Combien y a-t-il de CPVS ?
On est à 9 centres ouverts depuis le lancement du projet pilote fin 2017. Et j’annonce qu’un nouveau centre ouvrira début novembre à Arlon.
Le but n’était pas d’arriver à 14 CPVS sous la législature ?
Si. Il reste 4 CPVS à ouvrir. À Hal-Vilvorde, Eupen, Mons et Ottignies. Les deux derniers sont proches de cités étudiantes. Or, le public le plus représenté dans les CPVS sont les 18-26 ans (34,8%, NDLR).
Quatre nouveaux centres, cela demande des moyens.
Je vais devoir le négocier lors du conclave budgétaire fin septembre. On a besoin de 9 millions€ pour les installer. Aujourd’hui, le budget annuel des CPVS est de 24,7 millions. C’est un signal fort de dire qu’on étend ces CPVS sur toute la superficie de la Belgique pour qu’il n’y ait plus une seule victime à plus d’une heure d’un centre.
Une heure, pas encore trop long ?
On a identifié la priorité autour des parquets judiciaires. On constate que c’est de cette façon que l’on a la prise en charge la plus globale et efficace. Les CPVS sont en contact direct avec ces parquets, des policiers formés et un hôpital qui se trouve juste à côté.
14 CPVS, est-ce suffisant ?
On peut toujours faire plus mais il vaut mieux avoir des structures qui fonctionnent bien que de vouloir aller trop vite. On va en outre rendre cette dynamique structurelle, via une loi CPVS qui décrira leur constitution, mission et source de financement.
Quand ouvriront ces centres ?
S’il y a un accord - et j’espère qu’on l’aura - ces nouveaux CPVS pourraient très vite voir le jour. Il y a une attente, un besoin sur le terrain. Le fait que le dispositif fonctionne bien ailleurs suscite de l’intérêt. On a vu une hausse significative des prises en charge.
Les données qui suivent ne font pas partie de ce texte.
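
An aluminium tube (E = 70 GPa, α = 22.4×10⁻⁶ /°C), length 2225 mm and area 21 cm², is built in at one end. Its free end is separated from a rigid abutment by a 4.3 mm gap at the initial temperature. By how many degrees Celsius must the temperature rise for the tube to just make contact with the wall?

Contact occurs when the free expansion equals the gap: αΔT L = 4.3 mm.
So ΔT = g/(αL) = 4.3/(22.4×10⁻⁶ × 2225) = 86.28 °C.

ΔT ≈ 86.3 °C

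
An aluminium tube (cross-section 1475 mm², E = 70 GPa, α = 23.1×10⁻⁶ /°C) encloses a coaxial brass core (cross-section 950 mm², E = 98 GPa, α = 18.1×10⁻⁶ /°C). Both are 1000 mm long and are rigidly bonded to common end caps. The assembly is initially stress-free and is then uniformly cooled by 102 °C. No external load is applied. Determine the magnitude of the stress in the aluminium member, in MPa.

σ ≈ 16.9 MPa (tensile)

Equilibrium of a rigid end plate with no external load gives equal and opposite internal forces ±P in the two members. Since α_{aluminium} > α_{brass}, cooling drives the aluminium into tension and the brass into compression.
Compatibility of the two members (thermal + elastic change equal): (α₁ − α₂)ΔT = P·[1/(A₁E₁) + 1/(A₂E₂)].
|α₁ − α₂|·ΔT = 5×10⁻⁶ × 102 = 0.00051.
1/(A₁E₁) + 1/(A₂E₂) = 1/(1475×70×10³) + 1/(950×98×10³) = 2.043×10⁻⁸ N⁻¹.
P = 0.00051 / 2.043×10⁻⁸ = 24970 N = 24.97 kN.
σ_{aluminium} = P/A₁ = 24970/1475 = 16.93 MPa, tensile.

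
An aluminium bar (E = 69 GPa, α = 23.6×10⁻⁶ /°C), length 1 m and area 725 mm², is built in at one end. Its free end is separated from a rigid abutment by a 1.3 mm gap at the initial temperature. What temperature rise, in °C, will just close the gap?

ΔT ≈ 55.1 °C

The gap closes when αΔT L = 1.3 mm, since the bar is still unstressed at that instant.
So ΔT = g/(αL) = 1.3/(23.6×10⁻⁶ × 1000) = 55.08 °C.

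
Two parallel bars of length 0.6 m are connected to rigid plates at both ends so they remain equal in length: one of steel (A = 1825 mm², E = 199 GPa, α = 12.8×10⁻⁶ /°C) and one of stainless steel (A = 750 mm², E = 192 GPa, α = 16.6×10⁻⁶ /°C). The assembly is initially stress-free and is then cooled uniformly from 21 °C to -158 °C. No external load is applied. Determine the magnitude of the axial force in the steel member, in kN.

P ≈ 70.1 kN (compressive in the steel)

Equilibrium of a rigid end plate with no external load gives equal and opposite internal forces ±P in the two members. Since α_{stainless steel} > α_{steel}, cooling drives the stainless steel into tension and the steel into compression.
Compatibility of the two members (thermal + elastic change equal): (α₁ − α₂)ΔT = P·[1/(A₁E₁) + 1/(A₂E₂)].
|α₁ − α₂|·ΔT = 3.8×10⁻⁶ × 179 = 0.0006802.
1/(A₁E₁) + 1/(A₂E₂) = 1/(1825×199×10³) + 1/(750×192×10³) = 9.698×10⁻⁹ N⁻¹.
So P = 0.0006802 / 9.698×10⁻⁹ = 70.14 kN.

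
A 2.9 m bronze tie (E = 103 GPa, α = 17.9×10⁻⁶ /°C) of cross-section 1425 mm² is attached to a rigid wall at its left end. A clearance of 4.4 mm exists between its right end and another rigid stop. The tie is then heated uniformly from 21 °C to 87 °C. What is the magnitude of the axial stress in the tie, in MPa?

Free thermal elongation = αΔT L = 17.9×10⁻⁶ × 66 × 2900 = 3.426 mm.
This is smaller than the 4.4 mm clearance, so the tie expands freely without reaching the stop — the stress is zero.

σ ≈ 0 MPa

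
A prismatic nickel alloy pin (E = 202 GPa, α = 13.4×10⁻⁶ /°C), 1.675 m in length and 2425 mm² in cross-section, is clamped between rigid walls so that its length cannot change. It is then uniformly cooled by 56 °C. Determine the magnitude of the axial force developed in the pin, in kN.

Full restraint means ε = 0, so the stress is σ = EαΔT = 202×10³ × 13.4×10⁻⁶ × 56 = 151.6 MPa.
Then P = σA = 151.6 × 2425 mm² = 367.6 kN, tensile.

P ≈ 368 kN (tensile)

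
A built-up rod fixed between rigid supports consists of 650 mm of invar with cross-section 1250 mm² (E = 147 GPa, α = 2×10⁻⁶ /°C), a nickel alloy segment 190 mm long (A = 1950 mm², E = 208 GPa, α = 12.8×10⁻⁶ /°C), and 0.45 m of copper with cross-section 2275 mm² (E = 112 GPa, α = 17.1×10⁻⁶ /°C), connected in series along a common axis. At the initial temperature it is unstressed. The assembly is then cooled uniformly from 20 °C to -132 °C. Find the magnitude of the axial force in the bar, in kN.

P ≈ 301 kN (tensile)

Free thermal contraction of the whole bar: Σ αᵢΔT Lᵢ = 2×10⁻⁶×152×650 + 12.8×10⁻⁶×152×190 + 17.1×10⁻⁶×152×450 = 1.737 mm.
The walls prevent any net length change, so an axial force P (same in every segment) develops. Compatibility: P · Σ Lᵢ/(AᵢEᵢ) = δ_free.
The series flexibility is Σ Lᵢ/(AᵢEᵢ) = 650/(1250×147×10³) + 190/(1950×208×10³) + 450/(2275×112×10³) = 5.772×10⁻⁶ mm/N.
Hence P = δ_free / Σ(L/AE) = 1.737/5.772×10⁻⁶ = 300.9 kN (tensile).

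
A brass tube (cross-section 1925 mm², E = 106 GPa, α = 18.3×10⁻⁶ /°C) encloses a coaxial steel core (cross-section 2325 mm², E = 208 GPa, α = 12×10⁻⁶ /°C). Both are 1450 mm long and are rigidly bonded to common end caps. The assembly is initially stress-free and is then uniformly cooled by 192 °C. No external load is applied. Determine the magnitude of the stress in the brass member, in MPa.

The brass has the larger α, so on cooling it would change length more than the steel if both were free. The rigid plates force a common final length, so the brass is put into tension and the steel into compression, with equal and opposite forces P (no external load).
Equating the net (thermal + elastic) strains gives |α₁ − α₂|·ΔT = P·[1/(A₁E₁) + 1/(A₂E₂)].
|α₁ − α₂|·ΔT = 6.3×10⁻⁶ × 192 = 0.00121.
1/(A₁E₁) + 1/(A₂E₂) = 1/(1925×106×10³) + 1/(2325×208×10³) = 6.969×10⁻⁹ N⁻¹.
So P = 0.00121 / 6.969×10⁻⁹ = 173.6 kN.
σ_{brass} = P/A₁ = 173600/1925 = 90.17 MPa, tensile.

σ ≈ 90.2 MPa (tensile)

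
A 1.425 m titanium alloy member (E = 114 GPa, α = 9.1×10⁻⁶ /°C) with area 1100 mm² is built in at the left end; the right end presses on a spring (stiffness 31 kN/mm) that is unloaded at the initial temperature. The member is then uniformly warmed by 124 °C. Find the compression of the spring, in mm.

δ ≈ 1.19 mm

If the spring were absent the member would lengthen by αΔT L = 9.1×10⁻⁶ × 124 × 1425 = 1.608 mm.
Let P be the compressive force at the spring. The member shortens elastically by PL/(AE) and the spring compresses by P/k; together these equal δ_free.
So P = δ_free / [L/(AE) + 1/k] = 1.608 / [ 1425/(1100×114×10³) + 1/(31×10³) ].
P = 1.608 / 4.362×10⁻⁵ = 36860 N.
Spring compression = P/k = 36860/(31×10³) = 1.189 mm.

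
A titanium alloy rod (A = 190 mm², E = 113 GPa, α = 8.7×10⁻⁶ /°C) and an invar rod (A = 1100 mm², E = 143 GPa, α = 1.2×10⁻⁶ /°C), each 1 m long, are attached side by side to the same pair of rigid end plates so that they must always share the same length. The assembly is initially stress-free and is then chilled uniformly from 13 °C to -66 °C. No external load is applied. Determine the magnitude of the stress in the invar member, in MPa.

σ ≈ 10.2 MPa (compressive)

The titanium alloy has the larger α, so on cooling it would change length more than the invar if both were free. The rigid plates force a common final length, so the titanium alloy is put into tension and the invar into compression, with equal and opposite forces P (no external load).
Equating the net (thermal + elastic) strains gives |α₁ − α₂|·ΔT = P·[1/(A₁E₁) + 1/(A₂E₂)].
|α₁ − α₂|·ΔT = 7.5×10⁻⁶ × 79 = 0.0005925.
1/(A₁E₁) + 1/(A₂E₂) = 1/(190×113×10³) + 1/(1100×143×10³) = 5.293×10⁻⁸ N⁻¹.
P = 0.0005925 / 5.293×10⁻⁸ = 11190 N = 11.19 kN.
σ_{invar} = P/A₂ = 11190/1100 = 10.18 MPa, compressive.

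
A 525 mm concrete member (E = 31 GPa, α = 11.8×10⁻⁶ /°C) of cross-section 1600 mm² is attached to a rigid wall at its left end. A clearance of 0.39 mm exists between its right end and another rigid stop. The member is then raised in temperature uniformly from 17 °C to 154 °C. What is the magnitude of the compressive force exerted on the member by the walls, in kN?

Unrestrained expansion: δ_free = αΔT L = 11.8×10⁻⁶ × 137 × 525 = 0.8487 mm.
This exceeds the 0.39 mm gap, so the wall pushes back. The portion of expansion that must be recovered elastically is δ_free − gap = 0.8487 − 0.39 = 0.4587 mm.
That suppressed elongation corresponds to σ = E·Δ/L = 31×10³ × 0.4587/525 = 27.09 MPa.
P = σA = 27.09 × 1600 = 43.34 kN.

P ≈ 43.3 kN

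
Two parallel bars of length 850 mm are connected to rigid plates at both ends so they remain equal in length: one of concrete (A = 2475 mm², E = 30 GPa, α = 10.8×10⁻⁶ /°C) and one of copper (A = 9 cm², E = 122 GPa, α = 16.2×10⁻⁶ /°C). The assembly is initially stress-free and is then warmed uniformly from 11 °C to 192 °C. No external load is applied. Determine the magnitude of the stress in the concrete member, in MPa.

σ ≈ 17.5 MPa (tensile)

The copper has the larger α, so on heating it would change length more than the concrete if both were free. The rigid plates force a common final length, so the copper is put into compression and the concrete into tension, with equal and opposite forces P (no external load).
Equating the net (thermal + elastic) strains gives |α₁ − α₂|·ΔT = P·[1/(A₁E₁) + 1/(A₂E₂)].
|α₁ − α₂|·ΔT = 5.4×10⁻⁶ × 181 = 0.0009774.
1/(A₁E₁) + 1/(A₂E₂) = 1/(2475×30×10³) + 1/(900×122×10³) = 2.258×10⁻⁸ N⁻¹.
P = 0.0009774 / 2.258×10⁻⁸ = 43290 N = 43.29 kN.
σ_{concrete} = P/A₁ = 43290/2475 = 17.49 MPa, tensile.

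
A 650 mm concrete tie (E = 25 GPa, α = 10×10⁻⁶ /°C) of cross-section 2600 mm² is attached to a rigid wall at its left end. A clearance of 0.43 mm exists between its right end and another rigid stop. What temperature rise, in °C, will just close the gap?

The gap closes when αΔT L = 0.43 mm, since the tie is still unstressed at that instant.
ΔT = 0.43 / (10×10⁻⁶ × 650) = 66.15 °C.

ΔT ≈ 66.2 °C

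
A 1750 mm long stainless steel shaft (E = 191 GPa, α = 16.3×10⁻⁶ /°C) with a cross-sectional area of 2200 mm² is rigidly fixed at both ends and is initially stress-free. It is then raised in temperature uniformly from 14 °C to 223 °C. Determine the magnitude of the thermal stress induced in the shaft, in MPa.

With length fixed, the mechanical strain must cancel the thermal strain αΔT = 16.3×10⁻⁶ × 209 = 3406.7×10⁻⁶.
Hence σ = E·αΔT = 191×10³ × 3406.7×10⁻⁶ = 650.7 MPa, compressive.

σ ≈ 651 MPa (compressive)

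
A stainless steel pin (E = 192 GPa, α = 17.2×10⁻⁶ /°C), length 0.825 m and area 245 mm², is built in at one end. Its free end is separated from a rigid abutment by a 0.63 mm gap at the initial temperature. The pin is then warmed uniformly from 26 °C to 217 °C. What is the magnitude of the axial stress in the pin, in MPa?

If the wall were absent the pin would grow by αΔT L = 17.2×10⁻⁶ × 191 × 825 = 2.71 mm.
This exceeds the 0.63 mm gap, so the wall pushes back. The portion of expansion that must be recovered elastically is δ_free − gap = 2.71 − 0.63 = 2.08 mm.
That suppressed elongation corresponds to σ = E·Δ/L = 192×10³ × 2.08/825 = 484.1 MPa.

σ ≈ 484 MPa (compressive)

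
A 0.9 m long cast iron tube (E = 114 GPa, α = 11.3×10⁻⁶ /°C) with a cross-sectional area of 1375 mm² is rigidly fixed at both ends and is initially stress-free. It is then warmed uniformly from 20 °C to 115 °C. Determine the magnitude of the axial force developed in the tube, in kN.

The ends cannot move, so σ = EαΔT = 114×10³ × 11.3×10⁻⁶ × 95 = 122.4 MPa.
Then P = σA = 122.4 × 1375 mm² = 168.3 kN, compressive.

P ≈ 168 kN (compressive)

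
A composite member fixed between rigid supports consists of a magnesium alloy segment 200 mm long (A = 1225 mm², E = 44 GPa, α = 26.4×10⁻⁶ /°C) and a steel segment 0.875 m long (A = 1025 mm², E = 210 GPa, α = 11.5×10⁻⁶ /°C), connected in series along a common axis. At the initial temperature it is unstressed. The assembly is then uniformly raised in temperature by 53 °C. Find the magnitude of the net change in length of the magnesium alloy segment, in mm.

With the walls removed the bar would change length by δ_free = Σ αᵢΔT Lᵢ = 26.4×10⁻⁶×53×200 + 11.5×10⁻⁶×53×875 = 0.8132 mm.
Since the ends are fixed, an axial force P builds up, equal in every segment, with P · Σ Lᵢ/(AᵢEᵢ) = δ_free.
Σ Lᵢ/(AᵢEᵢ) = 200/(1225×44×10³) + 875/(1025×210×10³) = 7.776×10⁻⁶ mm/N.
Hence P = δ_free / Σ(L/AE) = 0.8132/7.776×10⁻⁶ = 104.6 kN (compressive).
For the magnesium alloy segment, free thermal change = 26.4×10⁻⁶×53×200 = 0.2798 mm and elastic change from P = 104600×200/(1225×44×10³) = 0.388 mm; these oppose, so the net change is 0.108 mm (segment shortens).

|ΔL| ≈ 0.108 mm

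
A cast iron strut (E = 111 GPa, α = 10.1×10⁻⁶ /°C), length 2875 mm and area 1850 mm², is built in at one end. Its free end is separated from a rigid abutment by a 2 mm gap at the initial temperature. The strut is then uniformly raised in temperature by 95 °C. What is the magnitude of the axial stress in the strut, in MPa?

If the wall were absent the strut would grow by αΔT L = 10.1×10⁻⁶ × 95 × 2875 = 2.759 mm.
After closing the 2 mm clearance, 2.759 − 2 = 0.7586 mm of expansion remains to be suppressed by the wall.
Compatibility: PL/(AE) = 0.7586 mm, so σ = P/A = E × (0.7586/2875) = 29.29 MPa.

σ ≈ 29.3 MPa (compressive)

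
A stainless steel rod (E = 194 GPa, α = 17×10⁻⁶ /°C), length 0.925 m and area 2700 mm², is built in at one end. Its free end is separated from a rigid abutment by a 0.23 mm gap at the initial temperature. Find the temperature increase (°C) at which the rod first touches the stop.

Contact occurs when the free expansion equals the gap: αΔT L = 0.23 mm.
So ΔT = g/(αL) = 0.23/(17×10⁻⁶ × 925) = 14.63 °C.

ΔT ≈ 14.6 °C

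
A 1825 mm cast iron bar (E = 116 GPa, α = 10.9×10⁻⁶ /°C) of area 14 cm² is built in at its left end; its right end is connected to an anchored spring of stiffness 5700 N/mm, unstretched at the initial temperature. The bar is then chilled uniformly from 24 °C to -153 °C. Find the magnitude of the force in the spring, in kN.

Free thermal contraction: δ_free = αΔT L = 10.9×10⁻⁶ × 177 × 1825 = 3.521 mm.
With a force P in the spring, the elastic change of the bar is PL/(AE) and that of the spring is P/k; compatibility requires their sum to equal δ_free.
P [ L/(AE) + 1/k ] = δ_free → P [ 1825/(1400×116×10³) + 1/(5700) ] = 3.521.
P = 3.521 / 0.0001867 = 18860 N.

P ≈ 18.9 kN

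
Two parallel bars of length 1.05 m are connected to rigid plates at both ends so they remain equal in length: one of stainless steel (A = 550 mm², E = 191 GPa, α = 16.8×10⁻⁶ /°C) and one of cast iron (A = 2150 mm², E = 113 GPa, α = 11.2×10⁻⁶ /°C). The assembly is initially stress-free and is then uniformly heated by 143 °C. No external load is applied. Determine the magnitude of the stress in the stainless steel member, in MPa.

σ ≈ 107 MPa (compressive)

The stainless steel has the larger α, so on heating it would change length more than the cast iron if both were free. The rigid plates force a common final length, so the stainless steel is put into compression and the cast iron into tension, with equal and opposite forces P (no external load).
Setting the final lengths equal and cancelling L: (α₁ − α₂)ΔT = P/(A₁E₁) + P/(A₂E₂).
|α₁ − α₂|·ΔT = 5.6×10⁻⁶ × 143 = 0.0008008.
1/(A₁E₁) + 1/(A₂E₂) = 1/(550×191×10³) + 1/(2150×113×10³) = 1.364×10⁻⁸ N⁻¹.
P = 0.0008008 / 1.364×10⁻⁸ = 58730 N = 58.73 kN.
σ_{stainless steel} = P/A₁ = 58730/550 = 106.8 MPa, compressive.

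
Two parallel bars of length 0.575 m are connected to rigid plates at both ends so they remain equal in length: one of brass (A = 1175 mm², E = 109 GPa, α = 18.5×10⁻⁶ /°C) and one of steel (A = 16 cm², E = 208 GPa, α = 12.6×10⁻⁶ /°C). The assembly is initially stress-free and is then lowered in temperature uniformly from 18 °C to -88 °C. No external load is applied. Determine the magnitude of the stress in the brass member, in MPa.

σ ≈ 49.2 MPa (tensile)

Both members must finish at the same length. With the larger α, the brass tends to over-contract; the plates restrain it, putting the brass in tension and the steel in compression. With no external load the two internal forces are equal and opposite, magnitude P.
Equating the net (thermal + elastic) strains gives |α₁ − α₂|·ΔT = P·[1/(A₁E₁) + 1/(A₂E₂)].
|α₁ − α₂|·ΔT = 5.9×10⁻⁶ × 106 = 0.0006254.
1/(A₁E₁) + 1/(A₂E₂) = 1/(1175×109×10³) + 1/(1600×208×10³) = 1.081×10⁻⁸ N⁻¹.
So P = 0.0006254 / 1.081×10⁻⁸ = 57.84 kN.
σ_{brass} = P/A₁ = 57840/1175 = 49.22 MPa, tensile.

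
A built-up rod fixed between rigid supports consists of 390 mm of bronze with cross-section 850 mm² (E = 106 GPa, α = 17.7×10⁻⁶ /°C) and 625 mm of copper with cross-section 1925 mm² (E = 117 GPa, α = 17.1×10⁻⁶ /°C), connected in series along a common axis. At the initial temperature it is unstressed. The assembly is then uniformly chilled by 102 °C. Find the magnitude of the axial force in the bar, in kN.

If the supports were absent, the total length change would be Σ αᵢΔT Lᵢ = 17.7×10⁻⁶×102×390 + 17.1×10⁻⁶×102×625 = 1.794 mm.
The rigid supports impose zero overall length change; the single axial force P common to all segments must satisfy P Σ Lᵢ/(AᵢEᵢ) = δ_free.
Σ Lᵢ/(AᵢEᵢ) = 390/(850×106×10³) + 625/(1925×117×10³) = 7.104×10⁻⁶ mm/N.
Hence P = δ_free / Σ(L/AE) = 1.794/7.104×10⁻⁶ = 252.6 kN (tensile).

P ≈ 253 kN (tensile)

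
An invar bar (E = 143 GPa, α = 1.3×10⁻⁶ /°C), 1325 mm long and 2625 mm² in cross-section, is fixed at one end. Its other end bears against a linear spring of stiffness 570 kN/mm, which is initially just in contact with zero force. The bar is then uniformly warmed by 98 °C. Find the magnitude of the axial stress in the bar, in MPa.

σ ≈ 12.2 MPa (compressive)

If the spring were absent the bar would lengthen by αΔT L = 1.3×10⁻⁶ × 98 × 1325 = 0.1688 mm.
Let P be the compressive force at the spring. The bar shortens elastically by PL/(AE) and the spring compresses by P/k; together these equal δ_free.
P [ L/(AE) + 1/k ] = δ_free → P [ 1325/(2625×143×10³) + 1/(570×10³) ] = 0.1688.
P = 0.1688 / 5.284×10⁻⁶ = 31950 N.
σ = P/A = 31950/2625 = 12.17 MPa.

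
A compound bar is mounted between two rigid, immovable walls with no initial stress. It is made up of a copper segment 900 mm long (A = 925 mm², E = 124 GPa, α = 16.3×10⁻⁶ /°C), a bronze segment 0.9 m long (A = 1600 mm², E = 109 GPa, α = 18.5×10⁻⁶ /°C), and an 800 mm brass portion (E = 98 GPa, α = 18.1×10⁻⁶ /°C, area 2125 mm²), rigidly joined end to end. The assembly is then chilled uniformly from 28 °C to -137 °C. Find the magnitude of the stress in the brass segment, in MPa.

σ ≈ 211 MPa (tensile)

With the walls removed the bar would change length by δ_free = Σ αᵢΔT Lᵢ = 16.3×10⁻⁶×165×900 + 18.5×10⁻⁶×165×900 + 18.1×10⁻⁶×165×800 = 7.557 mm.
Since the ends are fixed, an axial force P builds up, equal in every segment, with P · Σ Lᵢ/(AᵢEᵢ) = δ_free.
The series flexibility is Σ Lᵢ/(AᵢEᵢ) = 900/(925×124×10³) + 900/(1600×109×10³) + 800/(2125×98×10³) = 1.685×10⁻⁵ mm/N.
P = 7.557 / 1.685×10⁻⁵ = 448500 N = 448.5 kN, tensile.
σ_{brass} = P / A = 448500 / 2125 = 211.1 MPa.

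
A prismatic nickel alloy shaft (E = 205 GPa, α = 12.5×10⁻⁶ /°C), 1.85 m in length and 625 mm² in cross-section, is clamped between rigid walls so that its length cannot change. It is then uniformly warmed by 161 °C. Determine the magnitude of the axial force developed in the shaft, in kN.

Full restraint means ε = 0, so the stress is σ = EαΔT = 205×10³ × 12.5×10⁻⁶ × 161 = 412.6 MPa.
Axial force P = σA = 412.6 × 625 = 257900 N = 257.9 kN, compressive.

P ≈ 258 kN (compressive)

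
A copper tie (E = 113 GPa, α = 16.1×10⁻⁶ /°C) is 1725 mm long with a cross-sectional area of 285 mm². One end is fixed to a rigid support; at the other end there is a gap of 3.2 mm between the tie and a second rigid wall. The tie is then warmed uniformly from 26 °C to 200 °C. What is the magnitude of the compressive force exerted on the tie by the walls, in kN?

P ≈ 30.5 kN

Unrestrained expansion: δ_free = αΔT L = 16.1×10⁻⁶ × 174 × 1725 = 4.832 mm.
After closing the 3.2 mm clearance, 4.832 − 3.2 = 1.632 mm of expansion remains to be suppressed by the wall.
That suppressed elongation corresponds to σ = E·Δ/L = 113×10³ × 1.632/1725 = 106.9 MPa.
Force on the wall = σA = 106.9 × 285 mm² = 30.48 kN.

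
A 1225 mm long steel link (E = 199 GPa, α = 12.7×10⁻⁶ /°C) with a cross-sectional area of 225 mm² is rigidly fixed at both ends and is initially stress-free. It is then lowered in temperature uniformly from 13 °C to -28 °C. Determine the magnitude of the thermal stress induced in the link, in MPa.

Because both ends are immovable the net strain is zero, and the suppressed thermal strain is αΔT = 12.7×10⁻⁶ × 41 = 520.7×10⁻⁶.
Hence σ = E·αΔT = 199×10³ × 520.7×10⁻⁶ = 103.6 MPa, tensile.

σ ≈ 104 MPa (tensile)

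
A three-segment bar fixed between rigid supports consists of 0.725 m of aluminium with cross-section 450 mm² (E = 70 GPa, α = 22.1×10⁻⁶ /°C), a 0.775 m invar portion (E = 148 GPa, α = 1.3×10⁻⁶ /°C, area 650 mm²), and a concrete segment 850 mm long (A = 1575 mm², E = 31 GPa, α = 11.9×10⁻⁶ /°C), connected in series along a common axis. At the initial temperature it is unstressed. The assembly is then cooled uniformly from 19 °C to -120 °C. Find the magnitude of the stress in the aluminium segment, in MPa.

σ ≈ 173 MPa (tensile)

If the supports were absent, the total length change would be Σ αᵢΔT Lᵢ = 22.1×10⁻⁶×139×725 + 1.3×10⁻⁶×139×775 + 11.9×10⁻⁶×139×850 = 3.773 mm.
The walls prevent any net length change, so an axial force P (same in every segment) develops. Compatibility: P · Σ Lᵢ/(AᵢEᵢ) = δ_free.
The series flexibility is Σ Lᵢ/(AᵢEᵢ) = 725/(450×70×10³) + 775/(650×148×10³) + 850/(1575×31×10³) = 4.848×10⁻⁵ mm/N.
So P = 3.773 / 4.848×10⁻⁵ = 77.83 kN, tensile.
σ_{aluminium} = P / A = 77830 / 450 = 172.9 MPa.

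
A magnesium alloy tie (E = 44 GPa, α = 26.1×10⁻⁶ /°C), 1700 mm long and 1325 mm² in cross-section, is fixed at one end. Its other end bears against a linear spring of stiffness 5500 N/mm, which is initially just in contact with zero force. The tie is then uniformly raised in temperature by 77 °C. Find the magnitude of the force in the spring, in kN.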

Non pas parce qu’il y a plus de violences, mais parce que ces centres s’étendent, se font connaître, etc.
Combien de victimes ont déjà fait appel à ces CPVS ?
Depuis le lancement, plus de 8 000. En 2022, elles étaient 3 287 victimes, contre 1 662 en 2021 ! Selon les premiers récits des victimes, cette prise en charge rapide leur est précieuse. Le CPVS est un espace sécurisant, où les victimes peuvent se rendre discrètement: certaines retournent parfois près de leur agresseur. Ça leur évite aussi d’être transportées de l’hôpital au commissariat, en une nuit, après ce qu’elles ont vécu. On veut éviter la double peine. Le CPVS n’est pas totalement médicalisé, ce n’est pas un commissariat non plus. Ces aspects-là peuvent faire peur.
Et le suivi judiciaire ?
Si les CPVS facilitent le dépôt de plaintes, on devra encore évaluer le lien entre prises en charge en CPVS et suivi des plaintes. On sait que beaucoup de victimes hésitent à porter plainte. "Va-t-on me croire ?" Mais on estime qu’en passant par un CPVS, il y aura un meilleur accompagnement, une meilleure compréhension et une meilleure prise en considération.
8 000 victimes. Ce n’est que la partie émergée de l’iceberg…
C’est la partie la plus visible car les CPVS ne sont pas encore assez connus. Nous lançons une grande campagne de communication à l’automne, à destination des 18-25 ans, dans les milieux festifs et dans l’espace public. Car les proches et témoins peuvent aussi conseiller ou accompagner les victimes dans ces centres.
La prévention des violences passe notamment par l’éducation. Comment réagissez-vous à la polémique EVRAS (Éducation à la vie relationnelle, affective et sexuelle) ?
J’ai vu les tracts. Il y a eu beaucoup de désinformation. Il est essentiel d’apprendre l’importance de l’intégrité physique et sexuelle ; d’apprendre dès le plus jeune âge ce qu’est le consentement, que quand ce n’est pas oui, c’est non ; d’apprendre aux jeunes à se respecter et respecter l’autre. Franchement, je pense qu’on pouvait s’éviter une polémique. Ce sont des questions que tous les ados se posent. Et ce n’est pas plus mal que des personnes formées puissent y répondre.
Les plans, mesures contre les violences sexuelles se multiplient. Assiste-t-on à un réveil?
On sent queMeToo a été un instant T où la parole s’est libérée. Mais c’est aussi devenu un combat pris au sérieux car des gouvernements se sont montrés volontaristes. La société doit intégrer qu’il n’y a plus d’impunité pour les auteurs et les victimes savoir qu’elles sont prises en charge correctement et leur parole prise en compte.